La déduction des sommes versées par la CPAM
Le FIVA n'est pas fondé à soutenir que les dispositions introduites par la loi du 21 décembre 2006 sur les modalités des recours subrogatoires exercés par les organismes sociaux à l'encontre des tiers responsables ne seraient pas applicables aux offres d'indemnisation formulées par lui.
En effet, l'article 53 IV de la loi du 23 décembre 2000 régissant les modalités de son intervention énonce que dans l'offre d'indemnisation, le Fonds « indique l'évaluation retenue pour chaque chef de préjudice, ainsi que le montant des indemnités qui lui reviennent compte tenu des prestations énumérées à l'article 29 de la loi no 85-677 du 5 juillet 1985 tendant à l'amélioration de la situation des victimes d'accidents de la circulation et à l'accélération des procédures d'indemnisation, et des indemnités de toutes natures reçues ou à recevoir d'autres débiteurs du chef du même préjudice ».
L'article 29 de la loi du 5 juillet 1985 énumère les prestations versées à la victime d'un dommage résultant des atteintes à sa personne qui ouvrent droit à un recours contre la personne tenue à réparation. Le dispositif des recours contre les tiers responsables fait donc explicitement partie des modalités d'intervention du FIVA, pour ce qui concerne les prestations susceptibles d'être déduites de l'indemnité proposée.
Les alinéas 1 et 3 de l'article 31 du même texte font sur ce point partie intégrante de ce dispositif applicable aux indemnités versées par le FIVA.
Dans sa rédaction issue de la loi no 2006-1640 du 21 décembre 2006, l'alinéa premier dispose : « Les recours subrogatoires des tiers payeurs s'exercent poste par poste sur les seules indemnités qui réparent des préjudices qu'elles ont pris en charge, à l'exclusion des préjudices à caractère personnel ».
L'alinéa 3 est ainsi rédigé : « Cependant, si le tiers payeur établit qu'il a effectivement et préalablement versé à la victime une prestation indemnisant de manière incontestable un poste de préjudice personnel, son recours peut s'exercer sur ce poste de préjudice ».

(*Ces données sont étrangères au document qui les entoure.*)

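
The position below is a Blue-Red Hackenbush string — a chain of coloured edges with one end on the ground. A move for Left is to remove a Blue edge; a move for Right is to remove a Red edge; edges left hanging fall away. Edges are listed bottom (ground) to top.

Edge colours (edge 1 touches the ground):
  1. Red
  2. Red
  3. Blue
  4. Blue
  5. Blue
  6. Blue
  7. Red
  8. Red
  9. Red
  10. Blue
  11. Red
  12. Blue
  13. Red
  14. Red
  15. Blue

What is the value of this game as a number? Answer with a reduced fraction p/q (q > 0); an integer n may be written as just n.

-9133/8192

value_1 [R]  L=[none]  R=[0]  → -1
value_2 [RR]  L=[none]  R=[-1 0]  → -2
value_3 [RRB]  L=[-2]  R=[-1 0]  → -3/2
value_4 [RRBB]  L=[-2 -3/2]  R=[-1 0]  → -5/4
value_5 [RRBBB]  L=[-2 -3/2 -5/4]  R=[-1 0]  → -9/8
value_6 [RRBBBB]  L=[-2 -3/2 -5/4 -9/8]  R=[-1 0]  → -17/16
value_7 [RRBBBBR]  L=[-2 -3/2 -5/4 -9/8]  R=[-17/16 -1 0]  → -35/32
value_8 [RRBBBBRR]  L=[-2 -3/2 -5/4 -9/8]  R=[-35/32 -17/16 -1 0]  → -71/64
value_9 [RRBBBBRRR]  L=[-2 -3/2 -5/4 -9/8]  R=[-71/64 -35/32 -17/16 -1 0]  → -143/128
value_10 [RRBBBBRRRB]  L=[-2 -3/2 -5/4 -9/8 -143/128]  R=[-71/64 -35/32 -17/16 -1 0]  → -285/256
value_11 [RRBBBBRRRBR]  L=[-2 -3/2 -5/4 -9/8 -143/128]  R=[-285/256 -71/64 -35/32 -17/16 -1 0]  → -571/512
value_12 [RRBBBBRRRBRB]  L=[-2 -3/2 -5/4 -9/8 -143/128 -571/512]  R=[-285/256 -71/64 -35/32 -17/16 -1 0]  → -1141/1024
value_13 [RRBBBBRRRBRBR]  L=[-2 -3/2 -5/4 -9/8 -143/128 -571/512]  R=[-1141/1024 -285/256 -71/64 -35/32 -17/16 -1 0]  → -2283/2048
value_14 [RRBBBBRRRBRBRR]  L=[-2 -3/2 -5/4 -9/8 -143/128 -571/512]  R=[-2283/2048 -1141/1024 -285/256 -71/64 -35/32 -17/16 -1 0]  → -4567/4096
value_15 [RRBBBBRRRBRBRRB]  L=[-2 -3/2 -5/4 -9/8 -143/128 -571/512 -4567/4096]  R=[-2283/2048 -1141/1024 -285/256 -71/64 -35/32 -17/16 -1 0]  → -9133/8192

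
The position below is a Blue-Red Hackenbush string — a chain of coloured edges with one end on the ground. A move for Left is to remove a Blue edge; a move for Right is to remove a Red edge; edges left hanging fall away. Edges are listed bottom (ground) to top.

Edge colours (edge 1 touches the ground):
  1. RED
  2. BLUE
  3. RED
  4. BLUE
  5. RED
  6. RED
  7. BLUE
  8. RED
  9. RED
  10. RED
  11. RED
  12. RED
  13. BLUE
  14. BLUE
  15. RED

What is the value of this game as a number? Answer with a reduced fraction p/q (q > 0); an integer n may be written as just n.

R: Left { ∅ }, Right { 0 } — simplest -1
RB: Left { -1 }, Right { 0 } — simplest -1/2
RBR: Left { -1 }, Right { -1/2 0 } — simplest -3/4
RBRB: Left { -1 -3/4 }, Right { -1/2 0 } — simplest -5/8
RBRBR: Left { -1 -3/4 }, Right { -5/8 -1/2 0 } — simplest -11/16
RBRBRR: Left { -1 -3/4 }, Right { -11/16 -5/8 -1/2 0 } — simplest -23/32
RBRBRRB: Left { -1 -3/4 -23/32 }, Right { -11/16 -5/8 -1/2 0 } — simplest -45/64
RBRBRRBR: Left { -1 -3/4 -23/32 }, Right { -45/64 -11/16 -5/8 -1/2 0 } — simplest -91/128
RBRBRRBRR: Left { -1 -3/4 -23/32 }, Right { -91/128 -45/64 -11/16 -5/8 -1/2 0 } — simplest -183/256
RBRBRRBRRR: Left { -1 -3/4 -23/32 }, Right { -183/256 -91/128 -45/64 -11/16 -5/8 -1/2 0 } — simplest -367/512
RBRBRRBRRRR: Left { -1 -3/4 -23/32 }, Right { -367/512 -183/256 -91/128 -45/64 -11/16 -5/8 -1/2 0 } — simplest -735/1024
RBRBRRBRRRRR: Left { -1 -3/4 -23/32 }, Right { -735/1024 -367/512 -183/256 -91/128 -45/64 -11/16 -5/8 -1/2 0 } — simplest -1471/2048
RBRBRRBRRRRRB: Left { -1 -3/4 -23/32 -1471/2048 }, Right { -735/1024 -367/512 -183/256 -91/128 -45/64 -11/16 -5/8 -1/2 0 } — simplest -2941/4096
RBRBRRBRRRRRBB: Left { -1 -3/4 -23/32 -1471/2048 -2941/4096 }, Right { -735/1024 -367/512 -183/256 -91/128 -45/64 -11/16 -5/8 -1/2 0 } — simplest -5881/8192
RBRBRRBRRRRRBBR: Left { -1 -3/4 -23/32 -1471/2048 -2941/4096 }, Right { -5881/8192 -735/1024 -367/512 -183/256 -91/128 -45/64 -11/16 -5/8 -1/2 0 } — simplest -11763/16384

-11763/16384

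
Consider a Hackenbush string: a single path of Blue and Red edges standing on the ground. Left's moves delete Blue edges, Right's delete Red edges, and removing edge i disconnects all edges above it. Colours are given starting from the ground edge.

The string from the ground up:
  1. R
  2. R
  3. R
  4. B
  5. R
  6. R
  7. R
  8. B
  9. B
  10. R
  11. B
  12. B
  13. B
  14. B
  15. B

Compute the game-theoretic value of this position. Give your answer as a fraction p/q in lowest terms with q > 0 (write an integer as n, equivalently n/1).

step 1: add R to get R; options L={ ∅ } R={ 0 } gives -1
step 2: add R to get RR; options L={ ∅ } R={ -1,0 } gives -2
step 3: add R to get RRR; options L={ ∅ } R={ -2,-1,0 } gives -3
step 4: add B to get RRRB; options L={ -3 } R={ -2,-1,0 } gives -5/2
step 5: add R to get RRRBR; options L={ -3 } R={ -5/2,-2,-1,0 } gives -11/4
step 6: add R to get RRRBRR; options L={ -3 } R={ -11/4,-5/2,-2,-1,0 } gives -23/8
step 7: add R to get RRRBRRR; options L={ -3 } R={ -23/8,-11/4,-5/2,-2,-1,0 } gives -47/16
step 8: add B to get RRRBRRRB; options L={ -3,-47/16 } R={ -23/8,-11/4,-5/2,-2,-1,0 } gives -93/32
step 9: add B to get RRRBRRRBB; options L={ -3,-47/16,-93/32 } R={ -23/8,-11/4,-5/2,-2,-1,0 } gives -185/64
step 10: add R to get RRRBRRRBBR; options L={ -3,-47/16,-93/32 } R={ -185/64,-23/8,-11/4,-5/2,-2,-1,0 } gives -371/128
step 11: add B to get RRRBRRRBBRB; options L={ -3,-47/16,-93/32,-371/128 } R={ -185/64,-23/8,-11/4,-5/2,-2,-1,0 } gives -741/256
step 12: add B to get RRRBRRRBBRBB; options L={ -3,-47/16,-93/32,-371/128,-741/256 } R={ -185/64,-23/8,-11/4,-5/2,-2,-1,0 } gives -1481/512
step 13: add B to get RRRBRRRBBRBBB; options L={ -3,-47/16,-93/32,-371/128,-741/256,-1481/512 } R={ -185/64,-23/8,-11/4,-5/2,-2,-1,0 } gives -2961/1024
step 14: add B to get RRRBRRRBBRBBBB; options L={ -3,-47/16,-93/32,-371/128,-741/256,-1481/512,-2961/1024 } R={ -185/64,-23/8,-11/4,-5/2,-2,-1,0 } gives -5921/2048
step 15: add B to get RRRBRRRBBRBBBBB; options L={ -3,-47/16,-93/32,-371/128,-741/256,-1481/512,-2961/1024,-5921/2048 } R={ -185/64,-23/8,-11/4,-5/2,-2,-1,0 } gives -11841/4096

-11841/4096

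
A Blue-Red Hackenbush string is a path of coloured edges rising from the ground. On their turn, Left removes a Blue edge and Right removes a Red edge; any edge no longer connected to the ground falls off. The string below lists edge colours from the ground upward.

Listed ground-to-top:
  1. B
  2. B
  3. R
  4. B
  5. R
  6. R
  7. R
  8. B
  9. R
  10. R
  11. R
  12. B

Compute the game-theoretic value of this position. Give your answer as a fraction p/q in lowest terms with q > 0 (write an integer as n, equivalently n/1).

1571/1024

B: Left { 0 }, Right { none } => simplest 1
BB: Left { 0, 1 }, Right { none } => simplest 2
BBR: Left { 0, 1 }, Right { 2 } => simplest 3/2
BBRB: Left { 0, 1, 3/2 }, Right { 2 } => simplest 7/4
BBRBR: Left { 0, 1, 3/2 }, Right { 7/4, 2 } => simplest 13/8
BBRBRR: Left { 0, 1, 3/2 }, Right { 13/8, 7/4, 2 } => simplest 25/16
BBRBRRR: Left { 0, 1, 3/2 }, Right { 25/16, 13/8, 7/4, 2 } => simplest 49/32
BBRBRRRB: Left { 0, 1, 3/2, 49/32 }, Right { 25/16, 13/8, 7/4, 2 } => simplest 99/64
BBRBRRRBR: Left { 0, 1, 3/2, 49/32 }, Right { 99/64, 25/16, 13/8, 7/4, 2 } => simplest 197/128
BBRBRRRBRR: Left { 0, 1, 3/2, 49/32 }, Right { 197/128, 99/64, 25/16, 13/8, 7/4, 2 } => simplest 393/256
BBRBRRRBRRR: Left { 0, 1, 3/2, 49/32 }, Right { 393/256, 197/128, 99/64, 25/16, 13/8, 7/4, 2 } => simplest 785/512
BBRBRRRBRRRB: Left { 0, 1, 3/2, 49/32, 785/512 }, Right { 393/256, 197/128, 99/64, 25/16, 13/8, 7/4, 2 } => simplest 1571/1024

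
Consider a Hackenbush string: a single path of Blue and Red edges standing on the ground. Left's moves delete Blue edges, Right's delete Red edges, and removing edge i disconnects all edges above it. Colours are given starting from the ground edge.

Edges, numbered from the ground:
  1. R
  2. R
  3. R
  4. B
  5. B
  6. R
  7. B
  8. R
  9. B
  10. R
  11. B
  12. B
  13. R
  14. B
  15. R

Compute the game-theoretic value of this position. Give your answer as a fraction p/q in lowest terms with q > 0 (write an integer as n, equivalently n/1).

-9547/4096

Recurse on prefixes of the 15-edge string R R R B B R B R B R B B R B R:
step 1: add R to get R; options L={ ∅ } R={ 0 } gives -1
step 2: add R to get RR; options L={ ∅ } R={ -1; 0 } gives -2
step 3: add R to get RRR; options L={ ∅ } R={ -2; -1; 0 } gives -3
step 4: add B to get RRRB; options L={ -3 } R={ -2; -1; 0 } gives -5/2
step 5: add B to get RRRBB; options L={ -3; -5/2 } R={ -2; -1; 0 } gives -9/4
step 6: add R to get RRRBBR; options L={ -3; -5/2 } R={ -9/4; -2; -1; 0 } gives -19/8
step 7: add B to get RRRBBRB; options L={ -3; -5/2; -19/8 } R={ -9/4; -2; -1; 0 } gives -37/16
step 8: add R to get RRRBBRBR; options L={ -3; -5/2; -19/8 } R={ -37/16; -9/4; -2; -1; 0 } gives -75/32
step 9: add B to get RRRBBRBRB; options L={ -3; -5/2; -19/8; -75/32 } R={ -37/16; -9/4; -2; -1; 0 } gives -149/64
step 10: add R to get RRRBBRBRBR; options L={ -3; -5/2; -19/8; -75/32 } R={ -149/64; -37/16; -9/4; -2; -1; 0 } gives -299/128
step 11: add B to get RRRBBRBRBRB; options L={ -3; -5/2; -19/8; -75/32; -299/128 } R={ -149/64; -37/16; -9/4; -2; -1; 0 } gives -597/256
step 12: add B to get RRRBBRBRBRBB; options L={ -3; -5/2; -19/8; -75/32; -299/128; -597/256 } R={ -149/64; -37/16; -9/4; -2; -1; 0 } gives -1193/512
step 13: add R to get RRRBBRBRBRBBR; options L={ -3; -5/2; -19/8; -75/32; -299/128; -597/256 } R={ -1193/512; -149/64; -37/16; -9/4; -2; -1; 0 } gives -2387/1024
step 14: add B to get RRRBBRBRBRBBRB; options L={ -3; -5/2; -19/8; -75/32; -299/128; -597/256; -2387/1024 } R={ -1193/512; -149/64; -37/16; -9/4; -2; -1; 0 } gives -4773/2048
step 15: add R to get RRRBBRBRBRBBRBR; options L={ -3; -5/2; -19/8; -75/32; -299/128; -597/256; -2387/1024 } R={ -4773/2048; -1193/512; -149/64; -37/16; -9/4; -2; -1; 0 } gives -9547/4096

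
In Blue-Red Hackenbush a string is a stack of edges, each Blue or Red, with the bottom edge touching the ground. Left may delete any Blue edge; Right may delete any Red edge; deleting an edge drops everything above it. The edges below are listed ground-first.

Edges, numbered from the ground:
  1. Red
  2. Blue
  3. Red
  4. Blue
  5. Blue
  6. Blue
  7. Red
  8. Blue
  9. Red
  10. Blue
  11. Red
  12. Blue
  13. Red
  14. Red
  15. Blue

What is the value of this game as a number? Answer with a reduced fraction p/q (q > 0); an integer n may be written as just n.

-8877/16384

Build g(s[:k]) for k = 1..15, string s = Red Blue Red Blue Blue Blue Red Blue Red Blue Red Blue Red Red Blue.
g(R) = { · | 0 } → -1
g(RB) = { -1 | 0 } → -1/2
g(RBR) = { -1 | -1/2, 0 } → -3/4
g(RBRB) = { -1, -3/4 | -1/2, 0 } → -5/8
g(RBRBB) = { -1, -3/4, -5/8 | -1/2, 0 } → -9/16
g(RBRBBB) = { -1, -3/4, -5/8, -9/16 | -1/2, 0 } → -17/32
g(RBRBBBR) = { -1, -3/4, -5/8, -9/16 | -17/32, -1/2, 0 } → -35/64
g(RBRBBBRB) = { -1, -3/4, -5/8, -9/16, -35/64 | -17/32, -1/2, 0 } → -69/128
g(RBRBBBRBR) = { -1, -3/4, -5/8, -9/16, -35/64 | -69/128, -17/32, -1/2, 0 } → -139/256
g(RBRBBBRBRB) = { -1, -3/4, -5/8, -9/16, -35/64, -139/256 | -69/128, -17/32, -1/2, 0 } → -277/512
g(RBRBBBRBRBR) = { -1, -3/4, -5/8, -9/16, -35/64, -139/256 | -277/512, -69/128, -17/32, -1/2, 0 } → -555/1024
g(RBRBBBRBRBRB) = { -1, -3/4, -5/8, -9/16, -35/64, -139/256, -555/1024 | -277/512, -69/128, -17/32, -1/2, 0 } → -1109/2048
g(RBRBBBRBRBRBR) = { -1, -3/4, -5/8, -9/16, -35/64, -139/256, -555/1024 | -1109/2048, -277/512, -69/128, -17/32, -1/2, 0 } → -2219/4096
g(RBRBBBRBRBRBRR) = { -1, -3/4, -5/8, -9/16, -35/64, -139/256, -555/1024 | -2219/4096, -1109/2048, -277/512, -69/128, -17/32, -1/2, 0 } → -4439/8192
g(RBRBBBRBRBRBRRB) = { -1, -3/4, -5/8, -9/16, -35/64, -139/256, -555/1024, -4439/8192 | -2219/4096, -1109/2048, -277/512, -69/128, -17/32, -1/2, 0 } → -8877/16384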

Il ressort de la combinaison de ces textes avec celui de l'article 53 IV de la loi du 23 décembre 2000 que le FIVA est tenu de faire à la victime une offre pour chaque chef de préjudice, en déduisant poste par poste les prestations énumérées par l'article 29 de la loi du 5 juillet 1985, dans les conditions prévues aux alinéas 1 et 3 de l'article 31 de ce texte. Le FIVA ne peut donc déduire d'une indemnité versée par lui réparant un poste de préjudice personnel une prestation versée par un organisme de sécurité sociale que s'il établit que celle-ci indemnise de manière incontestable un poste de préjudice personnel.
Il convient donc, pour apprécier le bien-fondé de la déduction de l'indemnité versée par l'organisme social, de connaître la nature de celle-ci, ainsi que celle de l'indemnité versée par le Fonds.
En l'espèce, l'indemnité proposée par le FIVA à M. X...pour une incapacité de 5 % indemnise le préjudice fonctionnel résultant de la réduction du potentiel physique, mais également le préjudice résultant de la perte de gains et de l'incidence professionnelle de l'incapacité.
L'indemnisation en capital, ainsi que la majoration de celui-ci résultant de la reconnaissance de la faute inexcusable de l'employeur, versées par la CPAM, indemnisent de même à la fois la réduction du potentiel physique de M. X...et le préjudice résultant de la perte de gains et de l'incidence professionnelle de l'incapacité de 5 % qui lui a été reconnue.
Dans ces conditions, les deux indemnisations ont un caractère mixte et réparent des préjudices identiques. Par suite, le capital et sa majoration versés par la CPAM doivent venir intégralement en déduction de l'indemnité versée par le Fonds.
La contestation élevée par M. X...sera donc rejetée.
Conformément à l'article 31 du décret du 23 octobre 2001, les dépens restent à la charge du FIVA.
PAR CES MOTIFS
La Cour
Rejette la contestation formée par M. X...à l'encontre de l'offre du FIVA en date du 27 décembre 2007.
Laisse les dépens à la charge du FIVA.
Le présent arrêt a été signé par M. P. de CHARETTE, président et par Mme D. FOLTYN-NIDECKER, greffier.